The Turn of the Screw & Other Novels - 4 Books in One Edition by Henry James

The Turn of the Screw & Other Novels - 4 Books in One Edition by Henry James

Author:Henry James [James, Henry]
Language: eng
Format: epub
ISBN: 9788027231010
Publisher: Musaicum Press
Published: 2017-10-15T00:00:00+00:00


Chad meanwhile, after having easily named his companion, had still more easily turned away and was already greeting other persons present. He was as easy, clever Chad, with the great artist as with his obscure compatriot, and as easy with every one else as with either: this fell into its place for Strether and made almost a new light, giving him, as a concatenation, something more he could enjoy.

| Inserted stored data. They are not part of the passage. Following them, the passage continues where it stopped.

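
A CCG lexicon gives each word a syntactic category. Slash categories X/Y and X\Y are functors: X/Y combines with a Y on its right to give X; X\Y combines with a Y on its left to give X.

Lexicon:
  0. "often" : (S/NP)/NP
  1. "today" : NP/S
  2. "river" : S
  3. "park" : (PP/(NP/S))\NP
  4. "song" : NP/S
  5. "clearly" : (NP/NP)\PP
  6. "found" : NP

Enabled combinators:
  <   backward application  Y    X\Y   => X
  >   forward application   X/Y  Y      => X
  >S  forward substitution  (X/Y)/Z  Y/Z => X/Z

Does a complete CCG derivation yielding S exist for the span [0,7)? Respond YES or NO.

[0,7] S   >
  [0,6] S/NP   >S
    [0,1] "often" : (S/NP)/NP
    [1,6] NP/NP   <
      [1,5] PP   >
        [1,4] PP/(NP/S)   <
          [1,3] NP   >
            [1,2] "today" : NP/S
            [2,3] "river" : S
          [3,4] "park" : (PP/(NP/S))\NP
        [4,5] "song" : NP/S
      [5,6] "clearly" : (NP/NP)\PP
  [6,7] "found" : NP

YES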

He liked Gloriani, but should never see him again; of that he was sufficiently sure. Chad accordingly, who was wonderful with both of them, was a kind of link for hopeless fancy, an implication of possibilities—oh if everything had been different! Strether noted at all events that he was thus on terms with illustrious spirits, and also that—yes, distinctly—he hadn't in the least swaggered about it. Our friend hadn't come there only for this figure of Abel Newsome's son, but that presence threatened to affect the observant mind as positively central. Gloriani indeed, remembering something and excusing himself, pursued Chad to speak to him, and Strether was left musing on many things. One of them was the question of whether, since he had been tested, he had passed. Did the artist drop him from having made out that he wouldn't do? He really felt just to-day that he might do better than usual. Hadn't he done well enough, so far as that went, in being exactly so dazzled? and in not having too, as he almost believed, wholly hidden from his host that he felt the latter's plummet? Suddenly, across the garden, he saw little Bilham approach, and it was a part of the fit that was on him that as their eyes met he guessed also HIS knowledge. If he had said to him on the instant what was uppermost he would have said: "HAVE I passed?—for of course I know one has to pass here." Little Bilham would have reassured him, have told him that he exaggerated, and have adduced happily enough the argument of little Bilham's own very presence; which, in truth, he could see, was as easy a one as Gloriani's own or as Chad's. He himself would perhaps then after a while cease to be frightened, would get the point of view for some of the faces—types tremendously alien, alien to Woollett—that he had already begun to take in. Who were they all, the dispersed groups and couples, the ladies even more unlike those of Woollett than the gentlemen?—this was the enquiry that, when his young friend had greeted him, he did find himself making.